Zurek erklärte dies mit der Annahme, dass die stabilen Strukturen nur bestimmte Pointer-Zustände zulassen, während unpassendere sich nicht stabilisieren. Er bzeichnete den Effekt als einselection („environment-induced superselection“). Die Übereinstimmung mit dem grundlegenden Funktionsprinzip der Evolutionstheorie nach Charles Darwin führte zur Bezeichnung Quantendarwinismus.[5]

2008 ist es am Institut für Physik der Montanuniversität Leoben zusammen mit Kollegen der Arizona State University gelungen, die Vorhersagen des Quantendarwinismus experimentell zu bestätigen. Dieses Ergebnis wird international als Nachweis gewertet, dass dieser Mechanismus tatsächlich existiert.[2]

Zurek betreibt seine diesbezüglichen Forschungen seit ca. 43 Jahren.

Hintergründe[Bearbeiten | Quelltext bearbeiten]

In der Quantentheorie gibt es einige ungeklärte Phänomene. Eines davon ist der Wechsel von den unscharfen und instabilen, wellenartigen Quantenzuständen freier Teilchen in stabile, lokalisierbare Zustände. Nach der Theorie sind alle Zustände (z. B. Drehimpuls, Ort und Geschwindigkeit) gleichwertig.[6] Wenn verbundene Strukturen in der Umgebung (etwa Luftmoleküle oder Metallgitter von Messgeräten) ganz bestimmte Eigenschaften haben, kann es passieren, dass einige Zustände wahrscheinlicher werden.
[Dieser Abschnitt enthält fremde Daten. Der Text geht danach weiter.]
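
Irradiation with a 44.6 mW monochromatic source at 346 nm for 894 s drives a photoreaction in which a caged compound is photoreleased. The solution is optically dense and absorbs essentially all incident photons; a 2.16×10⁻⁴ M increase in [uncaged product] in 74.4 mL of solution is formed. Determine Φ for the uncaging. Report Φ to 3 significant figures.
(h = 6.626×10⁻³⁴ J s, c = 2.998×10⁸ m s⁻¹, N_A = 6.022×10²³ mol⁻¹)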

Der Kontakt führt zu einer Wechselwirkung zwischen den freien und gebundenen Teilchen, die beide Seiten nach der Dekohärenztheorie unumkehrbar verändern.[7] Dabei zeigte sich, dass bestimmte Zustände häufiger auftreten als andere, obwohl alle Zustände nach der Quantentheorie gleichwertig sind.[8] Wojciech Zurek entwickelte dazu in den 1990er Jahren folgende Theorie, die beschreiben soll, wie die gesetzmäßig determinierte Welt der großen Gegenstände aus den unsteten Quantenwellen entsteht:

Bildhaft wird das Vakuum zwischen den räumlichen Objekten im Universum als „Quantenschaum“ bezeichnet, der in tatsächlich zufälliger und damit unberechenbarer Weise beständig „brodelt“. Darin entstehen ebenso zufällig ständig kleinste materielle Strukturen. Die meisten davon haben nur eine extrem kurze Lebensdauer. Einige wenige jedoch verbinden sich zu etwas größeren Strukturen, indem sich die Quantenzustände verschränken, d. h., die zufälligen Zustandsänderungen gleichen sich an, so dass sie sich fortan bei allen beteiligten Quanten in gleicher Weise ändern. Verbinden sich solche verschränkten Quanten zu gemeinsamen Strukturen mit immer eindeutiger definierten Zuständen (nach Zurek: „Pointer-Zustand“), wird ihr Verhalten berechenbar und es entstehen stabile Strukturen der makrophysikalischen Welt mit eindeutigem Aufenthaltsort. Welche „Kraft“ aus dem diffusen Quantenschaum feste Strukturen entstehen lässt, ist unbekannt. Zurek beobachtete jedoch, dass die Pointer-Zustände eine eindeutige Relation zur Umgebung aufwiesen: Es stabilisieren sich vorwiegend solche Zustände, die am besten zu den Zuständen der bereits bestehenden materiellen Strukturen passen, mit denen die freien Quanten wechselwirken. Die unpassenden lösen sich hingegen wieder auf. Insofern findet eine Art natürliche Auslese durch die Umgebungsbedingungen statt,[9]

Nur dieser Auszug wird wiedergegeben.